It all depends on the pick up's contact on the rails.


----------



## CTSV OWNER (Dec 27, 2009)

The race had been run. I found out that at a relatively low 18 volts the cars with alot of magnetic downforce actually ran slower than I had thought.


Now to do the math


Dave


----------



## CTSV OWNER (Dec 27, 2009)

Here's the times

1) 1.437 Tyco Buick
2) 3.791 Bauer Alpha Romeo
3) 1.061 LifeLike Mustang
1.822 JL Willys Thunderjet
2.152 JL 4 gear ultra VW bus
4) 3.974 Combo round total
5) 1.522 AFX Matador Super G+
6) 4.239 Aurora Thunderjet Ford Pickup
7) 1.547 Gumps Runners Vega
7.057 Aurora Thunderjet powered MEV Caddy with Boat trailer
3.172 Aurora Thunderjet powered Rolls Royce with camper trailer
8) 10.229 Combination round total
9) 2.297 JL 4 gear ultra Skool bus
10) 2.122 Aurora Tuff Ones Cougar

Now I need to talk to the other judge.

Dave


----------



## CTSV OWNER (Dec 27, 2009)

The results are in.

In order of posting

Super Coupe 3 points
Albie 9 points
Clyde 16 points
Slot car man 3 points
70 SS 8 points
Park RNDL 13 Points
hojoe 8 points
Sj Racer 0 Points


So our winner is Clyde with 16 points

Congratulations and I'll be in touch with you this weekend for your prize.


Dave


----------



## clydeomite (May 5, 2004)

Thanks for Hosting another fun event Dave: I also would like to salute my fellow contesatants for a well fought contest.
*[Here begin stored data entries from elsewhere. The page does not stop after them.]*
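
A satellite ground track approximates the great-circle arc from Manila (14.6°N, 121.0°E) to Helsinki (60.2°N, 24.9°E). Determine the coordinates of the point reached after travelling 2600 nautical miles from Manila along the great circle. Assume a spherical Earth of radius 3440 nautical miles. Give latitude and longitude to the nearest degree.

≈ 49°N, 89°E

Write both endpoints as unit vectors p₁, p₂ with components (cos φ cos λ, cos φ sin λ, sin φ).
The central angle between the endpoints is δ = arccos(p₁·p₂) ≈ 1.402 rad (80.3°). The total great-circle distance is δ·R ≈ 1.402 × 3440 ≈ 4824 nmi, so the target fraction is f = 2600/4824 ≈ 0.539.
Interpolate at f ≈ 0.539 with slerp weights a = sin((1−f)δ)/sin δ ≈ 0.611, b = sin(fδ)/sin δ ≈ 0.696.
p = a·p₁ + b·p₂ ≈ (0.009, 0.652, 0.758); φ = arcsin(p_z) ≈ 49.27°, λ = atan2(p_y, p_x) ≈ 89.21°.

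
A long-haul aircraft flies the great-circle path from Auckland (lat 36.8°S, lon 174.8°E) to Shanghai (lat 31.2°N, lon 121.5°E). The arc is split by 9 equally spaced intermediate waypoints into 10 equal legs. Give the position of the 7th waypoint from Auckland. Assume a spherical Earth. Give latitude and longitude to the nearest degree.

≈ lat 11°N, lon 138°E

Write both endpoints as unit vectors p₁, p₂ with components (cos φ cos λ, cos φ sin λ, sin φ).
The central angle between the endpoints is δ = arccos(p₁·p₂) ≈ 1.472 rad (84.3°).
Interpolate at f = 7/10 with slerp weights a = sin((1−f)δ)/sin δ ≈ 0.429, b = sin(fδ)/sin δ ≈ 0.862.
p = a·p₁ + b·p₂ ≈ (-0.727, 0.660, 0.189); φ = arcsin(p_z) ≈ 10.90°, λ = atan2(p_y, p_x) ≈ 137.80°.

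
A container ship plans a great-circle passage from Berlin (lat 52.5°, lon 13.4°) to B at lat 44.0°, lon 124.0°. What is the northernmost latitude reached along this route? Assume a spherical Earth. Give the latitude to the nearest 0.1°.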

I really didn't know what to expect as far as times are concerned. I guessed what I believed would be suitable times on the cars I am familiar with . Some of the cars I have never seen in person or on a track and had no idea what time they would turn. The combo rounds were extra hard as well. Thanks again I look forward to the next " Paas Time Event" whoever or where ever it is held.
Thankx Again Clyde-0-Mite


----------



## slotcarman12078 (Oct 3, 2008)

And I was sooooo close!!! :lol: Congrats clyde, and thanks Dave!!


----------



## ParkRNDL (Mar 20, 2002)

yeah, that was a fun contest. the front straight on my layout is almost 14 feet, so i took similar cars to the ones Goose ran and ran them myself for a ballpark number, but i mean REALLY ballpark-- the only timing equipment i used was "one one thousand, two one thousand, three one thousand..."

--rick


----------



## Super Coupe (Feb 16, 2010)

Congrats clydeomite.:thumbsup:I do much better with the real show,but I won't let this stop me from another round of sad guessing. Thanks Dave for the fun. Keep the trigger squeezed and the shiney side up.:wave:


----------